– Конечно, и шаманы порой ошибаются, ведь они могут неправильно понять Бога или неверно передать нам его слова. Поэтому верховным шаманом гунны всегда провозглашают только того, кто никогда не ошибался. Но погоди-ка, Аэций. До христианства римляне верили во множество богов, и посредниками между ними и людьми выступали жрецы и жрицы. Каким образом они общались с богами? Можно ли называть их шаманами?
– Нет, конечно, – отрицательно покачал головой Аэций. – Жрецы не уходили в иные миры, а трактовали волю богов так, как это было выгодно самом жрецам.
– Похоже, наши шаманы куда более умелые и честные люди, чем ваши отброшенные за полной ненадобностью жрецы! – воскликнул Аттила, подытоживая непростую теологическую беседу с другом. – Должно быть, благодаря лживым жрецам римляне и разочаровались в старых богах, не правда ли?
Но хитрый ромей ответил вопросом на вопрос:
– Скажи-ка, Аттила, дружище, а неуклонное продвижение гуннов на Запад тоже напророчествовали ваши шаманы?
– Ты попал в самую точку, лучший из римлян! – откровенно откликнулся подросток Аттила. – Вот уже четыреста лет мой народ следует предначертаниям Бугров, как мы называем парные вершины из белого камня, которые встречаем в лесах и степях. Мои предки советовались с Буграми в Забайкалье, на Алтае, в Приаралье, в Поволжье, в Тавриде, даже в Паннонии. И отовсюду шаманы приносили приказ Богов двигаться на Запад. Едва в Приаралье мои предки ослушались этой воли и развернулись к югу, как были разгромлены китайцами и вынуждены были с позором убраться оттуда!

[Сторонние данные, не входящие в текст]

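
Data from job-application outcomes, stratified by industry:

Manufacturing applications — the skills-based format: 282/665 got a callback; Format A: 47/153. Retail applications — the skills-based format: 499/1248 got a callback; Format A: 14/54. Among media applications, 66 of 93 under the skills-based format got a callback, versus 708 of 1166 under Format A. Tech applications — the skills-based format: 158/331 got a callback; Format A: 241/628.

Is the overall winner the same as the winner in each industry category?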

Тут уж не веривший ни в бога, ни в черта Флавий Аэций заинтересовался не на шутку:
– Ты своими-то глазами хоть раз видел эти самые Бугры?
– Еще нет, – развел руками Аттила. – Но уверен, что для этого у меня еще есть время. Я обязательно открою новые Бугры и побываю на всех уже известных!.. А пока поведай-ка, Аэций, то, что ты планировал рассказать мне сегодняшним вечером.
Римлянин усмехнулся:
– Лучше один раз увидеть, чем сто раз услышать. Давай допьем это прекрасное вино и отправимся прямо в ближайший лупанарий. Если верить Светонию, именно в нем любила предаваться утехам Мессалина. Уже как раз смеркается, и пора надеть плащи с капюшонами. Держи!
Поймав брошенный Аэцием плащ, Аттила с видимым неудовольствием облачился в «ночную кукушку»: знатного гунна не слишком-то прельщала перспектива обладания продажной женщиной – «волчицей», как называли проституток в римских городах.
– А можем ли мы осмотреть лупанар и уйти оттуда прочь безо всей этой мерзости? – наивно поинтересовался он у хозяина. – Ну, побываем там просто как в музее, а?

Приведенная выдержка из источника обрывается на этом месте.